Effect of State Law Claim
The court in New Millennium noted that some federal courts have allowed recovery of Miller Act related attorneys’ fees under state laws, when a separate state-law violation was alleged. For example, the New Millennium court cited cases that allowed recovery of attorneys’ fees by a Miller Act claimant who alleged that the conduct of the Miller Act surety or contractor violated a separate state law. The court in New Millennium concluded that the Miller Act did not allow a state-law remedy, for recovery of attorneys’ fees, on a claim made solely under the Miller Act. Thus, the supplier in New Millenium might have recovered its attorneys’ fees, if it had asserted its state-law claim separately, rather than trying to engraft the state-law remedy onto its Miller Act claim.

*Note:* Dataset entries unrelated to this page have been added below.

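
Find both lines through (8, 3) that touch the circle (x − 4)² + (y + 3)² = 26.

Let a tangent through (8, 3) have slope m. Its distance from (4, −3) must equal √26:
(−4m − (−6))² = 26(m² + 1)
5m² + 24m − 5 = 0, so m = 1/5 or m = −5.
With m = 1/5: x − 5y = −7. With m = −5: 5x + y = 43.

x − 5y = −7 and 5x + y = 43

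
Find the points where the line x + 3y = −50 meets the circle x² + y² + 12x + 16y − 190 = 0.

Express y = (−50 − x)/3 and substitute into the circle:
10x² + 160x − 1610 = 0  ⟹  x² + 16x − 161 = 0
x = 7 or x = −23, giving (7, −19) and (−23, −9).

(−23, −9) and (7, −19)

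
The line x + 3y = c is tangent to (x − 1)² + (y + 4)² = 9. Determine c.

Tangency holds when the distance from the centre (1, −4) to the line equals the radius 3:
|1·1 + 3·(−4) − c| / √10 = 3
|c − (−11)| = 3√10.

c = −11 ± 3√10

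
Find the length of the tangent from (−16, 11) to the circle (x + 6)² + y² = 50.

The centre is (−6, 0) and r = 5√2. The square of the distance from P to the centre is 100 + 121 = 221.
By the tangent–radius right angle, tangent length = √(|PO|² − r²) = √171 = 3√19.

3√19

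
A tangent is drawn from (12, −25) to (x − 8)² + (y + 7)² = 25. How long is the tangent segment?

With centre O = (8, −7), |OP|² = 340 and r² = 25.
Power of the point: PT² = |PO|² − r² = 315, so PT = 3√35.

3√35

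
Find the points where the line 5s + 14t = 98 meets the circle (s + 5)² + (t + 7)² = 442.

Express t = (98 − 5s)/14 and substitute into the circle:
221s² − 43316 = 0  ⟹  s² − 196 = 0
s = 14 or s = −14, giving (14, 2) and (−14, 12).

(−14, 12) and (14, 2)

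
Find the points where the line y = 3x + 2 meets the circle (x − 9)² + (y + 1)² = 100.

(−1, −1) and (1, 5)

Express y = 3x + 2 and substitute into the circle:
10x² − 10 = 0  ⟹  x² − 1 = 0
x = 1 or x = −1, giving (1, 5) and (−1, −1).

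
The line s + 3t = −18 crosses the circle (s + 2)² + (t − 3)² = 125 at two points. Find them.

(−12, −2) and (3, −7)

Substitute t = (−18 − s)/3:
10s² + 90s − 360 = 0  ⟹  s² + 9s − 36 = 0
s = 3 or s = −12, giving (3, −7) and (−12, −2).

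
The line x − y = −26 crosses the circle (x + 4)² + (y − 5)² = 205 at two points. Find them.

From the line, y = x + 26. Substituting:
2x² + 50x + 252 = 0  ⟹  x² + 25x + 126 = 0
x = −7 or x = −18, giving (−7, 19) and (−18, 8).

(−18, 8) and (−7, 19)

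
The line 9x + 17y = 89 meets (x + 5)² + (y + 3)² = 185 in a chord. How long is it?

Express y = (89 − 9x)/17 and substitute into the circle:
370x² + 370x − 26640 = 0  ⟹  x² + x − 72 = 0
x = 8 or x = −9, giving (8, 1) and (−9, 10).
|(8, 1) − (−9, 10)| = √((17)² + (−9)²) = √370.

√370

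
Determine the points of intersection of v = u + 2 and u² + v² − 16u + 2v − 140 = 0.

From the line, v = u + 2. Substituting:
2u² − 10u − 132 = 0  ⟹  u² − 5u − 66 = 0
u = 11 or u = −6, giving (11, 13) and (−6, −4).

(−6, −4) and (11, 13)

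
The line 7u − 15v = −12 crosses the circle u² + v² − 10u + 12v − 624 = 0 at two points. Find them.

(−21, −9) and (24, 12)

Express v = (12 + 7u)/15 and substitute into the circle:
274u² − 822u − 138096 = 0  ⟹  u² − 3u − 504 = 0
u = 24 or u = −21, giving (24, 12) and (−21, −9).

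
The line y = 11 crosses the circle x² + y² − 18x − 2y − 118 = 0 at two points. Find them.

Substitute y = 11:
x² − 18x − 19 = 0
x = 19 or x = −1, giving (19, 11) and (−1, 11).

(−1, 11) and (19, 11)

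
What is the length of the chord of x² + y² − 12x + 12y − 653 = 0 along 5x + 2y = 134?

6√29

From the line, y = (134 − 5x)/2. Substituting:
29x² − 1508x + 18560 = 0  ⟹  x² − 52x + 640 = 0
x = 32 or x = 20, giving (32, −13) and (20, 17).
|(32, −13) − (20, 17)| = √((12)² + (−30)²) = 6√29.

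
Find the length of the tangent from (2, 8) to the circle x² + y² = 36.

Centre (0, 0), r² = 36. |PO|² = (2)² + (8)² = 68.
Power of the point: PT² = |PO|² − r² = 32, so PT = 4√2.

4√2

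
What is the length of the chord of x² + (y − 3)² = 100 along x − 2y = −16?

From the line, y = (16 + x)/2. Substituting:
5x² + 20x − 300 = 0  ⟹  x² + 4x − 60 = 0
x = 6 or x = −10, giving (6, 11) and (−10, 3).
|(6, 11) − (−10, 3)| = √((16)² + (8)²) = 8√5.

8√5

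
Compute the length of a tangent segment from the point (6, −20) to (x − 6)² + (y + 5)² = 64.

The centre is (6, −5) and r = 8. The square of the distance from P to the centre is 0 + 225 = 225.
By the tangent–radius right angle, tangent length = √(|PO|² − r²) = √161.

√161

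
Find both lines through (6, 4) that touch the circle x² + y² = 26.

Let a tangent through (6, 4) have slope m. Its distance from (0, 0) must equal √26:
[m·(−6) − (−4)]² = 26(m² + 1)
5m² − 24m − 5 = 0, so m = −1/5 or m = 5.
Through (6, 4) these give x + 5y = 26 and 5x − y = 26.

x + 5y = 26 and 5x − y = 26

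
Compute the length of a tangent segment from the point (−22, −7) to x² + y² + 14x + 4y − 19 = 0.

With centre O = (−7, −2), |OP|² = 250 and r² = 72.
Power of the point: PT² = |PO|² − r² = 178, so PT = √178.

√178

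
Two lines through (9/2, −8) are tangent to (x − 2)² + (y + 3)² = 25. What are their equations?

Let a tangent through (9/2, −8) have slope m. Its distance from (2, −3) must equal 5:
(−5/2m − (5))² = 25(m² + 1)
3m² − 4m = 0, so m = 0 or m = 4/3.
With m = 0: y = −8. With m = 4/3: 4x − 3y = 42.

y = −8 and 4x − 3y = 42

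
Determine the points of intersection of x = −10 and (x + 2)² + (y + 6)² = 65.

(−10, −7) and (−10, −5)

The line gives x = −10. Substituting into the circle:
y² + 12y + 35 = 0
y = −5 or y = −7, giving (−10, −5) and (−10, −7).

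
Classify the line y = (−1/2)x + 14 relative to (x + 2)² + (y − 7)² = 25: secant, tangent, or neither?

Substituting the line into the circle gives 5x² − 12x + 112 = 0.
Discriminant = (−12)² − 4·5·(112) = −2096 < 0.
No real roots: the line does not meet the circle.

neither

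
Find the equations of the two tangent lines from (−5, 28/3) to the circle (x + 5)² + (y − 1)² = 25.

Let a tangent through (−5, 28/3) have slope m. Its distance from (−5, 1) must equal 5:
[m·(0) − (−25/3)]² = 25(m² + 1)
9m² − 16 = 0, so m = −4/3 or m = 4/3.
Through (−5, 28/3) these give 4x + 3y = 8 and 4x − 3y = −48.

4x + 3y = 8 and 4x − 3y = −48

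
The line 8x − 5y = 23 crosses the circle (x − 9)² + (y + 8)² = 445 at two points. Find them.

(−9, −19) and (11, 13)

Substitute y = (−23 + 8x)/5:
89x² − 178x − 8811 = 0  ⟹  x² − 2x − 99 = 0
x = 11 or x = −9, giving (11, 13) and (−9, −19).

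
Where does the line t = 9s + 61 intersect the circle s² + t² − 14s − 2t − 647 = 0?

Substitute t = 9s + 61:
82s² + 1066s + 2952 = 0  ⟹  s² + 13s + 36 = 0
s = −4 or s = −9, giving (−4, 25) and (−9, −20).

(−9, −20) and (−4, 25)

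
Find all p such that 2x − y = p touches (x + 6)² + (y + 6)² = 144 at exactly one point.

p = −6 ± 12√5

For a tangent, require d(centre, line) = r = 12.
|2·(−6) − 1·(−6) − p| / √5 = 12
|p − (−6)| = 12√5.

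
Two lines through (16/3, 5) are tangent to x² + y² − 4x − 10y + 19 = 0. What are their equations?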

Under the analysis set forth in New Millennium, attorneys’ fees might be recovered in Miller Act cases, but the right to recover them is restricted by the federal rule that allows recovery of attorneys’ fees only when those fees are allowed by statute, contract, or an exception to the rule. Therefore, subcontractors and suppliers may need to seek recovery of attorneys’ fees on a Miller Act project under one of the exceptions to the federal rule discussed above. Alternatively, contractors, subcontractors, or suppliers on Miller Act projects may be able to recover attorneys’ fees by stating separate, state-law claims for such fees, where a such state-law claim exists.